Q. What is a herniated nucleus pulposus (HNP)?
A. A herniated nucleus pulposus occurs when the soft inner layer, called the nucleus pulposus, of a spinal disc pushes through a tear in the outer layer, or annulus fibrosus. This condition is another term for a herniated disc.
Q. What causes a herniated nucleus pulposus?
A. A number of different factors can contribute to the gradual degeneration of the discs that cushion and support our spine, but the biggest underlying cause is the natural aging process. Over time, the discs in the spine lose water and protein content, making them less able to withstand the pressure being placed on them every day. This can lead to weak points, such as cracks and tears, on the outer layer of the disc that the nucleus pulposus can begin to push through. Other contributors include being overweight or obese, smoking, poor posture, traumatic injury and jobs that require repetitive bending and twisting.
Q. What are the symptoms?
A. The symptoms of HNP can vary depending on the severity of the condition and the location of the disc that has been affected. In addition to local irritation or pain, a herniated disc can put pressure on a nearby spinal nerve, resulting in radiating symptoms. Patients with a symptomatic herniated disc report experiencing pain, numbness, tingling or muscle weakness in their arms, legs, thighs, neck or buttocks. The location of these symptoms varies depending on which part of the spine has been affected.
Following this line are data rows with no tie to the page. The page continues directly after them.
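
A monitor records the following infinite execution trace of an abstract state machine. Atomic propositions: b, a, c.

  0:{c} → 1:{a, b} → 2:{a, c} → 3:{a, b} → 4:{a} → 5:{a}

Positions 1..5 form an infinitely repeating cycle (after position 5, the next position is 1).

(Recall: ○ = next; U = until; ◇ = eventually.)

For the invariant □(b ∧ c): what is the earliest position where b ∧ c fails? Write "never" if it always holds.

At position 0 the labels are {c}, so b ∧ c is false there. This is the first violation.

0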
Q. What are some treatment options?
A. The goal of treatment for HNP is to relieve pain, improve range of motion and help the long-term health of the spine. This is usually first attempted through conservative options like medication, physical therapy, hot/cold compression and massage. Additionally, your doctor may recommend that you try assuming different postures when sleeping, sitting or standing to relieve the pressure on your back. Spinal injections may also be recommended if symptoms are severe and not responding to basic treatment.
Q. Will I need surgery?
A. Surgery is usually seen as a last-resort treatment to be considered after exhausting conservative options. However, if these methods prove ineffective in relieving your symptoms, your doctor may recommend surgery. As a safer and effective alternative to traditional open neck or back procedures,^ Laser Spine Institute provides minimally invasive spine surgery that can be performed on an outpatient basis with a less than 1-inch incision.